The World Gold Council (WGC) has welcomed a new paper from researchers at MIT that demonstrates how rechargeable lithium-air batteries can be significantly more efficient by using a catalyst that consists of nanoparticles of a gold and platinum alloy. This could be a significant step toward making these high-energy-density batteries practical for use in new electric vehicles.
The paper was published this week in the leading Journal of the American Chemical Society.
Commenting Dr Richard Holliday, Director - Industrial at the WGC said, This is another demonstration of the emerging uses of gold in new clean energy power sources. It follows the development of Au Nanoclad, a gold based coating developed by Ford Motor Company, for use in fuel cells1, which used thin gold-coated stainless steel to improve electrical conductivity and corrosion resistance in fuel cell separator plates.
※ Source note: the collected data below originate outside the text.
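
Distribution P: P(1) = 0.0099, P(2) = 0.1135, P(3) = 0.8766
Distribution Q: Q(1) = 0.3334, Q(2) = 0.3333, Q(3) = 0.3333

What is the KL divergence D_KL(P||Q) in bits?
0.9963 bits

D_KL(P||Q) = Σ P(x) log₂(P(x)/Q(x))

Computing term by term:
  P(1)·log₂(P(1)/Q(1)) = 0.0099·log₂(0.0099/0.3334) = -0.05023
  P(2)·log₂(P(2)/Q(2)) = 0.1135·log₂(0.1135/0.3333) = -0.17639
  P(3)·log₂(P(3)/Q(3)) = 0.8766·log₂(0.8766/0.3333) = 1.22294

D_KL(P||Q) = -0.05023 - 0.17639 + 1.22294 = 0.99632 ≈ 0.9963 bits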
With this new research both fuel cell and electric powered vehicles might one day be using gold.
There are several industrial sectors currently using gold in critical applications including medicine, dentistry and electronics.
There are also many new emerging uses for gold, particularly in the field of nanotechnology including pollution control catalysts, fuel cells, functional coatings and medical diagnostics.
The WGC recently published Gold for Good: Gold and nanotechnology in the age of innovation2, a white paper detailing new scientific and technological innovations using gold.
The report, which was featured in Nature Nanotechnology, described how gold exhibits a variety of unique properties which, when harnessed and manipulated effectively, leads to uses that are both far-ranging in their potential and cost effective.
The report explored the many different applications that are being developed across the fields of health, medicine and the environment.